Glycemic Control in Diabetic Patients With Impaired Endogenous Insulin Secretory Capacity Is Vulnerable After a Natural Disaster: Study of Great East Japan Earthquake Open Access

In March 2011, the Tohoku district of Japan experienced the Great East Japan Earthquake. When treating numerous diabetic outpatients affected by this earthquake, we noticed that postdisaster glycemic control alterations varied among patients. Therefore, we speculated that predicting which diabetic patients have glycemic control that is vulnerable to an extreme situation such as a huge natural disaster is important for allocating limited medical resources effectively in times of great need. Furthermore, predicting who these patients are may enable us to provide them with guidance for postdisaster management in advance, thereby minimizing exacerbation of the diabetic condition. However, at present, there are no available markers predicting postdisaster diabetic vulnerability. Therefore, to identify potentially useful markers, we collected data on several metabolic parameters from 497 diabetic patients who had been followed up at hospitals located in the devastated areas prospectively at 1 and 3 months after the earthquake, and retrospectively using medical records from pre-earthquake time points.

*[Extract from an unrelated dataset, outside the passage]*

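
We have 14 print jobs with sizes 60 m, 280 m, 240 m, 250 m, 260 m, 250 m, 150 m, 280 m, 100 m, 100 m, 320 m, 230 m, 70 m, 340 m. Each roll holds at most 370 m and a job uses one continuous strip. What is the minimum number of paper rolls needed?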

First, we divided the 497 diabetic outpatients into two groups (i.e., the improved and worsened glycemic control groups) based on HbA_1c changes, and compared all examined parameters, including gender; age; body weights; ratios of subjects receiving medications for diabetes; and levels of HbA_1c, serum lipids, and hormones, between the two groups. Among these parameters, notably, fasting C-peptide levels were significantly lower in the worsened glycemic control group than in the improved group at both 1 and 3 months after the earthquake. Moreover, multiple logistic regression analysis after adjusting for factors including gender, age, pre-earthquake HbA_1c level, and pre-earthquake body weight revealed fasting C-peptide levels to be significantly associated with postearthquake worsening of glycemic control (P = 0.02).

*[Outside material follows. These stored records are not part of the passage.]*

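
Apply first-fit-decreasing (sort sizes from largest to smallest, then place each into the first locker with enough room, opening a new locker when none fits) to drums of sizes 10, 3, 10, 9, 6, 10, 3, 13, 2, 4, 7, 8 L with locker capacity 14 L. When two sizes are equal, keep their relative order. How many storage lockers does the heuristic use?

Sorted descending: 13, 10, 10, 10, 9, 8, 7, 6, 4, 3, 3, 2.
  13 → locker 1 (new)  [load 13/14]
  10 → locker 2 (new)  [load 10/14]
  10 → locker 3 (new)  [load 10/14]
  10 → locker 4 (new)  [load 10/14]
  9 → locker 5 (new)  [load 9/14]
  8 → locker 6 (new)  [load 8/14]
  7 → locker 7 (new)  [load 7/14]
  6 → locker 6  [load 14/14]
  4 → locker 2  [load 14/14]
  3 → locker 3  [load 13/14]
  3 → locker 4  [load 13/14]
  2 → locker 5  [load 11/14]
7 storage lockers opened.

7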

Based on these results, we classified 130 subjects whose fasting serum C-peptide levels 1 month after the earthquake were available into groups with high (fasting serum C-peptide level ≥1.0 ng/mL), intermediate (fasting serum C-peptide level ≥0.2 and <1.0 ng/mL), and low (fasting serum C-peptide level <0.2 ng/mL) C-peptide levels, according to a previous study (1). Mean fasting serum C-peptide levels of the C-peptide groups with high, intermediate, and low levels were 2.46 ± 1.37, 0.69 ± 0.24, and 0.08 ± 0.04 ng/mL, respectively. ANCOVA revealed that, after the earthquake, the group with low levels of C-peptide showed greater deterioration of glycemic control than the group with high levels (P < 0.05 after Bonferroni correction) (Fig. 1A). Furthermore, trend analysis showed a clear correlation between lower fasting serum C-peptide levels and worsening of glycemic control (P for trend <0.05) (Fig. 1A). Importantly, similar trends in changes in HbA_1c levels were observed in the subjects without interruption of their medication regimens (P for trend <0.05) (Fig. 1B). Because fasting serum C-peptide level is reportedly associated with endogenous insulin secretory capacity (1–4), these findings strongly suggest postdisaster glycemic control to be particularly vulnerable to deterioration in diabetic patients with lower insulin secretion capacity.

Thus, fasting serum C-peptide levels are the first potential biological marker allowing highly disaster-vulnerable diabetic patients to be identified before a disaster occurs. Therefore, we recommend that physicians measure serum C-peptide levels under normal conditions and provide potentially disaster-vulnerable patients with effective information regarding postdisaster management in advance.